Die moderne Umweltökonomie lässt sich bis in die 1960er Jahre zurückverfolgen.
Die Luftverschmutzung ist ein Beispiel für Marktversagen, da die Fabrik der Nachbarschaft negative externe Kosten auferlegt:.
Das zentrale Konzept der Umweltökonomie ist das Marktversagen. Ein Versagen des Marktes tritt auf, wenn Ressourcen nicht effizient zugewiesen werden. Hanley, Shogren und White stellen fest (2007):
Wenn eine Person eine Entscheidung trifft, die andere in einer Weise beeinflusst, die sich nicht im Marktpreis widerspiegelt, wird dies als Externalität bezeichnet. Externe Effekte können positiv oder negativ sein, aber die Umweltökonomie assoziiert sie in der Regel mit negativen externen Effekten. So wirkt sich beispielsweise das Eindringen von Wasser aus den oberen Stockwerken in Wohngebäuden auf die unteren Stockwerke aus. Externe Effekte sind Beispiele für Marktversagen in der Wirtschaft, bei denen ein uneingeschränkter Markt nicht zu einem effizienten Ergebnis führt.
Wenn es zu teuer ist, bestimmte Menschen vom Zugang zu einer Umweltressource auszuschließen, ist die Ressource entweder eine Gemeingüterressource (wenn der Wettbewerb um die Ressource die Möglichkeiten für andere verringert, sie zu nutzen) oder ein öffentliches Gut (wenn die Nutzung der Ressource nicht rivalisierend ist).
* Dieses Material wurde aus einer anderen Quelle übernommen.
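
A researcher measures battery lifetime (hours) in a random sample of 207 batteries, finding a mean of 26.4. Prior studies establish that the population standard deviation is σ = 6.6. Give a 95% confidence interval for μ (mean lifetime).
(25.50, 27.30)

z-interval (σ known):
z* = 1.960 for 95% confidence

Margin of error = z* · σ/√n = 1.960 · 6.6/√207 = 0.90

CI: (26.4 - 0.90, 26.4 + 0.90) = (25.50, 27.30)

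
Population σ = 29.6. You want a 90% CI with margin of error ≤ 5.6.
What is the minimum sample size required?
n ≥ 76

For margin E ≤ 5.6:
n ≥ (z* · σ / E)²
n ≥ (1.645 · 29.6 / 5.6)²
n ≥ 75.60

Minimum n = 76 (rounding up)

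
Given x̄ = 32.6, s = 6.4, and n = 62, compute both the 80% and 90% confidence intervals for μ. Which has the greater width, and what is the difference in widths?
90% CI is wider by 0.60

df = 61
80% CI: t* = 1.296, (31.55, 33.65), width = 2 · t* · s/√n = 2.11
90% CI: t* = 1.670, (31.24, 33.96), width = 2 · t* · s/√n = 2.71

The 90% CI is wider by 2.71 - 2.11 = 0.60.
Higher confidence requires a wider interval.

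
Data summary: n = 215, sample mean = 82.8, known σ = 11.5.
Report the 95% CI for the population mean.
(81.26, 84.34)

z-interval (σ known):
z* = 1.960 for 95% confidence

Margin of error = z* · σ/√n = 1.960 · 11.5/√215 = 1.54

CI: (82.8 - 1.54, 82.8 + 1.54) = (81.26, 84.34)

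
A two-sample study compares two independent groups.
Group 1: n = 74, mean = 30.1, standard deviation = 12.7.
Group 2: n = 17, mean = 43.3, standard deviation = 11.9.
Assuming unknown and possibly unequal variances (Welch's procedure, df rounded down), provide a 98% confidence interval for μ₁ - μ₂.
(-21.26, -5.14)

Difference: x̄₁ - x̄₂ = -13.20
SE = √(s₁²/n₁ + s₂²/n₂) = √(12.7²/74 + 11.9²/17) = 3.2419
df = 25.09 → 25 (Welch–Satterthwaite, rounded down)
t* = 2.485

CI: -13.20 ± 2.485 · 3.2419 = -13.20 ± 8.06 = (-21.26, -5.14)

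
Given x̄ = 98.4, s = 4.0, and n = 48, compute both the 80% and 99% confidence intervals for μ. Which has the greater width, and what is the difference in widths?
99% CI is wider by 1.60

df = 47
80% CI: t* = 1.300, (97.65, 99.15), width = 2 · t* · s/√n = 1.50
99% CI: t* = 2.685, (96.85, 99.95), width = 2 · t* · s/√n = 3.10

The 99% CI is wider by 3.10 - 1.50 = 1.60.
Higher confidence requires a wider interval.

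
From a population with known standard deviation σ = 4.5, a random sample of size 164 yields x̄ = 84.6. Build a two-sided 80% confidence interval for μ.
(84.15, 85.05)

z-interval (σ known):
z* = 1.282 for 80% confidence

Margin of error = z* · σ/√n = 1.282 · 4.5/√164 = 0.45

CI: (84.6 - 0.45, 84.6 + 0.45) = (84.15, 85.05)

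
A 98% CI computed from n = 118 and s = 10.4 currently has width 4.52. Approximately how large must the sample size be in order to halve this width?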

In beiden Fällen des Nicht-Ausschlusses ist die Marktaufteilung wahrscheinlich ineffizient.
Diese Hindernisse sind seit langem bekannt. Die Herausforderungen, die mit Nicht-Ausgrenzung und Gemeineigentum verbunden sind, wurden durch Hardins (1968) Konzept der Tragödie der Allmende populär gemacht. "Commons" bezieht sich auf das Umweltgut selbst, "Common-Property-Ressource" oder "Common-Pool-Ressource" bezieht sich auf ein Eigentumsrechtssystem, das es einer kollektiven Körperschaft erlaubt, Systeme zu entwickeln, um andere auszuschließen und so die Erfassung zukünftiger Nutzenströme zu ermöglichen, und "Open Access" impliziert kein Eigentum in dem Sinne, dass Eigentum, das allen gehört, niemandem gehört.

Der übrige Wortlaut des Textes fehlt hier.